I bicycled downtown to see the Inaugural. I ended up wandering around for a while in the industrial expanse that is the Saint Louis riverfront south of the Arch. Eventually, I found the wreck. There was a crowd there, but on the way back I was passing alone through a rather sketchy area of abandoned warehouses, which is crisscrossed with both highway overpasses and railroad trestles. Even on large group rides, I’ve felt nervous riding through this area. Today, a car with two men in it pulled along side me and matched pace with me, even as I slowed to just a few miles an hour. More than a few long seconds later, another cyclist rounded the corner ahead and the car took off.

Last summer, I was invited to accompany several of my co-workers on a photographic expedition to this dilapidated warehouse district. Only, this time it would have been at two in the morning, instead of two o’clock on a Sunday afternoon. My colleagues felt safe though, because they were carrying handguns. I didn’t go and nothing happened to them, but if you ask me that was like looking for trouble with a flash attachment.

Anne’s Explorers

Today, Anne led Rey, Dave and I down to the Arch to view the Maplewood Richmond Heights Elementary School’s exhibit that is now on display there, School as Museum.
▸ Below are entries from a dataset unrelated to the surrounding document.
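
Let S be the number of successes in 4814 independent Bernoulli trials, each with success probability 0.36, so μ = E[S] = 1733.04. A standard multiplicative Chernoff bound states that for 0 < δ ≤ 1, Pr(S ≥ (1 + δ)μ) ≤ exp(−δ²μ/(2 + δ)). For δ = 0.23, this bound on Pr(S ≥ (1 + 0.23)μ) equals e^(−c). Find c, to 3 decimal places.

c = δ²μ/(2 + δ) = 0.23²·1733.04/(2 + 0.23) = 41.1111.

41.111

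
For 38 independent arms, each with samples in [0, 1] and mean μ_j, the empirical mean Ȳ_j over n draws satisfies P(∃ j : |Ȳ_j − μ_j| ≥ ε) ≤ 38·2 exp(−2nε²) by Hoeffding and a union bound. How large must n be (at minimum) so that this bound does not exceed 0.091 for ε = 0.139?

175

Need 2·38·exp(−2nε²) ≤ 0.091, i.e. exp(−2nε²) ≤ 0.091/76.
So 2nε² ≥ ln(76/0.091) = 6.727629.
Hence n ≥ 6.727629/(2·0.139²) = 174.101.
The smallest integer n is 175.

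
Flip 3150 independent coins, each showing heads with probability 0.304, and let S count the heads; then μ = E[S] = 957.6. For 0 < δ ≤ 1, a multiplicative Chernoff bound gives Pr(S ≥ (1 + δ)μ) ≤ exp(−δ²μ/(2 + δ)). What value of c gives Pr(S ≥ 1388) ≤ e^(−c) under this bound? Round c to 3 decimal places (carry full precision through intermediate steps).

78.975

Write 1388 = (1 + δ)μ, so δ = 1388/957.6 − 1 = 0.449457…
Then the exponent is δ²μ/(2 + δ) = (1388 − μ)² / (μ·(2 + δ)) = 78.975171.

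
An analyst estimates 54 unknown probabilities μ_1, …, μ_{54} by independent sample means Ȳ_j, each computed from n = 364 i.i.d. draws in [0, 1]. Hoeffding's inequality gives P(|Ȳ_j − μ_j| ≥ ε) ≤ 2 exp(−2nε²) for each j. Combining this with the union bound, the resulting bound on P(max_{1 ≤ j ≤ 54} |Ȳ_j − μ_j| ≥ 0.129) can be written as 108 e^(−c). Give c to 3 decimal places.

Union bound over the 54 events: P(max_{1 ≤ j ≤ 54} |Ȳ_j − μ_j| ≥ 0.129) ≤ 54·2·exp(−2nε²) = 108 exp(−2·364·0.129²).
So c = 2·364·0.129² = 12.1146.

12.115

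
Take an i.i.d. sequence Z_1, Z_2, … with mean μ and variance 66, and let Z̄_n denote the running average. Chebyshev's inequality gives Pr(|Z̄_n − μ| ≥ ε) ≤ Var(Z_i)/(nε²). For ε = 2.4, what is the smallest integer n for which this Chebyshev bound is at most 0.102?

113

Require 66/(n·2.4²) ≤ 0.102, i.e. n ≥ 66/(0.102·2.4²) = 112.337.
The smallest integer n is 113.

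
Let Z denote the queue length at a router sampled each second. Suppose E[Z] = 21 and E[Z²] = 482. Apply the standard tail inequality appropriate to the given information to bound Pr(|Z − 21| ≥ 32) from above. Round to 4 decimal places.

0.0400

The first two moments determine the variance, so Chebyshev's inequality is the sharpest standard bound available.
Var(Z) = E[Z²] − (E[Z])² = 482 − 441 = 41.
Chebyshev's inequality: Pr(|Z − μ| ≥ t) ≤ Var(Z)/t² = 41/1024 = 0.0400.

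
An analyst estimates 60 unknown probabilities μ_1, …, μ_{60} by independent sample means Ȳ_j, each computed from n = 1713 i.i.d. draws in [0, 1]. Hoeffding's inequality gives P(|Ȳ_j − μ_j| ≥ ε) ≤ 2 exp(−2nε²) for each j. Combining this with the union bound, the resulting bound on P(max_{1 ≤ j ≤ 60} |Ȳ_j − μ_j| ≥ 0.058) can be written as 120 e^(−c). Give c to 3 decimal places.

Union bound over the 60 events: P(max_{1 ≤ j ≤ 60} |Ȳ_j − μ_j| ≥ 0.058) ≤ 60·2·exp(−2nε²) = 120 exp(−2·1713·0.058²).
So c = 2·1713·0.058² = 11.5251.

11.525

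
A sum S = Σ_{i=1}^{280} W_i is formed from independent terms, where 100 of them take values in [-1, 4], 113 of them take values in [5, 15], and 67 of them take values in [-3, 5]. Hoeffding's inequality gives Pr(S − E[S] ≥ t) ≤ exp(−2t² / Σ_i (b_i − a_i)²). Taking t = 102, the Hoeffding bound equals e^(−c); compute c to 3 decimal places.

1.150

Σ(b_i − a_i)² = 100·5² + 113·10² + 67·8² = 18088.
c = 2t² / 18088 = 2·102² / 18088 = 1.1504.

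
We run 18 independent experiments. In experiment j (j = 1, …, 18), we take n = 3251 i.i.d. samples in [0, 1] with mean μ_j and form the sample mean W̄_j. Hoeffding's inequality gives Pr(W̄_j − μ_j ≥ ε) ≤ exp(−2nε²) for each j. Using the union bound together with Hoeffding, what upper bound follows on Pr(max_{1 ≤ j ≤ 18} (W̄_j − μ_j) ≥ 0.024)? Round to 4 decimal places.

Per-experiment Hoeffding bound: exp(−2·3251·0.024²) = exp(−3.74515) = 0.023632.
Union bound over 18 events: 18·0.023632 = 0.42538.

0.4254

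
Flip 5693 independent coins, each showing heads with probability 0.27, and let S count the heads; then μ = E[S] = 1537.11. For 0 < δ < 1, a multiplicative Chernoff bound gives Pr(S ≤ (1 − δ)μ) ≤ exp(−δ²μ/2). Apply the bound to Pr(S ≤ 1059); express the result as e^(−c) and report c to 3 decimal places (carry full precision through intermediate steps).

74.357

Write 1059 = (1 − δ)μ, so δ = 1 − 1059/1537.11 = 0.3110448…
Then the exponent is δ²μ/2 = (μ − 1059)²/(2μ) = 74.356803.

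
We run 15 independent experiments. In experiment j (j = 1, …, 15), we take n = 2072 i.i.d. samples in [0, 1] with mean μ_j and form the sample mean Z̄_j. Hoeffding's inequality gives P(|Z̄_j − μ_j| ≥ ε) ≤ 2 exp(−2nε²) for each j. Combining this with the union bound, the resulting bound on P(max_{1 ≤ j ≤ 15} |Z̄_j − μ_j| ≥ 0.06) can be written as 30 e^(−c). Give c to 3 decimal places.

Union bound over the 15 events: P(max_{1 ≤ j ≤ 15} |Z̄_j − μ_j| ≥ 0.06) ≤ 15·2·exp(−2nε²) = 30 exp(−2·2072·0.06²).
So c = 2·2072·0.06² = 14.9184.

14.918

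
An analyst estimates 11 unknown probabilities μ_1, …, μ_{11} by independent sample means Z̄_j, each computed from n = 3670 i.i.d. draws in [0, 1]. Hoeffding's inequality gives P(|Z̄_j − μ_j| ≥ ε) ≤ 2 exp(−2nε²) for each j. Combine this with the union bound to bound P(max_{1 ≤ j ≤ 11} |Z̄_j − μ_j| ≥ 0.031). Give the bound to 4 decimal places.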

For those not familiar with the place, underneath the Arch is the Museum of Westward Expansion. In cooperation with the National Park Service, MRH Elementary has taken over one of the galleries there.
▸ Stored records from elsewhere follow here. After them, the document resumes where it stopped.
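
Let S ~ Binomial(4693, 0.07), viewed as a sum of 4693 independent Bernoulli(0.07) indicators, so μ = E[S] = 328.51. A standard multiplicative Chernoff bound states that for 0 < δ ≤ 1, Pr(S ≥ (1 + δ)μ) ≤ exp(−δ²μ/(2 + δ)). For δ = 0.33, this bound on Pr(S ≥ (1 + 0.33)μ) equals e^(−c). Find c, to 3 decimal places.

c = δ²μ/(2 + δ) = 0.33²·328.51/(2 + 0.33) = 15.3540.

15.354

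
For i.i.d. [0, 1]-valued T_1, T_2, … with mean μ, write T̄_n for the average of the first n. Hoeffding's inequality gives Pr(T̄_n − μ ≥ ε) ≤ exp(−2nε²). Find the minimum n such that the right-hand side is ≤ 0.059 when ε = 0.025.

Require exp(−2nε²) ≤ 0.059, i.e. 2nε² ≥ ln(1/0.059) = 2.830218.
So n ≥ 2.830218 / (2·0.025²) = 2264.174.
The smallest integer n is 2265.

2265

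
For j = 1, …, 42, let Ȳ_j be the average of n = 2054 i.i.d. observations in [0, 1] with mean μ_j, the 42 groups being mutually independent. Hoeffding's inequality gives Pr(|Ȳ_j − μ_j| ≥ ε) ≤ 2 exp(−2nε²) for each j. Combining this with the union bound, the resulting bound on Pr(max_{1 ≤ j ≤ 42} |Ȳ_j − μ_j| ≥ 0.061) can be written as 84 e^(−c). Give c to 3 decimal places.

15.286

Union bound over the 42 events: Pr(max_{1 ≤ j ≤ 42} |Ȳ_j − μ_j| ≥ 0.061) ≤ 42·2·exp(−2nε²) = 84 exp(−2·2054·0.061²).
So c = 2·2054·0.061² = 15.2859.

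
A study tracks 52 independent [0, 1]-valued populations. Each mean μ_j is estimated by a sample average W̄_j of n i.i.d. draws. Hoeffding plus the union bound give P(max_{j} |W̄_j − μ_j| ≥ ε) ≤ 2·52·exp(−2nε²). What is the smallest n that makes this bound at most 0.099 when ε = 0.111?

Need 2·52·exp(−2nε²) ≤ 0.099, i.e. exp(−2nε²) ≤ 0.099/104.
So 2nε² ≥ ln(104/0.099) = 6.957026.
Hence n ≥ 6.957026/(2·0.111²) = 282.324.
The smallest integer n is 283.

283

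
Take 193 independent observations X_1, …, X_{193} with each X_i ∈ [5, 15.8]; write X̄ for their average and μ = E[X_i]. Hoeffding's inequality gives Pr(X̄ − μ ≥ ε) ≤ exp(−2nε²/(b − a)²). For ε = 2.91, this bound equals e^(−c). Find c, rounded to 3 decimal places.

28.024

c = 2nε²/(b − a)² = 2·193·2.91² / 10.8² = 28.0237.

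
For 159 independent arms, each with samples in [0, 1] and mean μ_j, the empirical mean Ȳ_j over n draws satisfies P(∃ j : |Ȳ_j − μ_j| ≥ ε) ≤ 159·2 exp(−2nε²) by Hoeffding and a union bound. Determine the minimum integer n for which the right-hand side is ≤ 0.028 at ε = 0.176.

Need 2·159·exp(−2nε²) ≤ 0.028, i.e. exp(−2nε²) ≤ 0.028/318.
So 2nε² ≥ ln(318/0.028) = 9.337602.
Hence n ≥ 9.337602/(2·0.176²) = 150.723.
The smallest integer n is 151.

151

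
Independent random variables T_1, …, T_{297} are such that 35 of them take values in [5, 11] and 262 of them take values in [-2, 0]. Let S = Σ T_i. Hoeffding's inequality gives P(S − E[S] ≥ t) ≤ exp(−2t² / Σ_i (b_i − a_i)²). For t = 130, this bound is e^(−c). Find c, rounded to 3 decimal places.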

The Arch Grounds Under a Dusting of Snow

The Arch Grounds Under a Dusting of Snow

The overall purpose of this project is to give the students an opportunity to explore museum functions and practices. Students in grades 2nd through 6th worked with National Park Service staff to learn more about museum functions and practices. The following three questions were posed as guidelines for this exploration:

  • How does a museum collect and protect artifacts?
  • How are museum exhibits designed?
  • What does a museum curator do?

Through a series of visits to both the Arch and the Old Courthouse, students learned about the roles and functions of museum personnel and how they preserve, exhibit, collect, interpret and document museum artifacts. These experiences tied into the actual design and development of an exhibit by each grade on a topic of their choice.

This fall Anne worked with the fourth graders. They chose to study European exploration. In this unit the students learned about European exploration in the 15th and 16th centuries. They examined artifacts, read secondary sources about different explorers and analyzed the dominate motives for European exploration.

The display they choose to share is of the inside of an explorer’s ship. This portion of the overall exhibit is intended to be walked through, as though you are actually on a ship. Once aboard this vessel, you are introduced to five explorers; you can stop and admire their portraits or stop and listen as their bust comes alive to tell you their tale. Anne is seen below, posing before the 4th grade exhibit.

Anne In Front of the 4th Grade Exhibit

Anne In Front of the 4th Grade Exhibit

After the Arch, we walked over to Laclede’s Landing. Once, a warehouse district, it is situated along the Mississippi, just north of the Arch grounds. It is now a restaurant and entertainment district and we headed to one of the older establishments there, Hannegan’s. Named for Robert Hannegan, a Saint Louis politician, Hannegan’s interior decor is modeled after the US Senate’s dining room.

I don’t know what the connection between Hannegan’s the restaurant and Hannegan the politician is, except that there are some of Bob Hannegan’s artifacts on display in the restaurant. The most interesting one that I saw was a letter to Hannegan from FDR saying that he would be happy to run with Hannegan’s suggested running mate, Harry S Truman. Hannegan was the Democratic chairman in 1944. Then we sent Rey on his way back to Tennessee.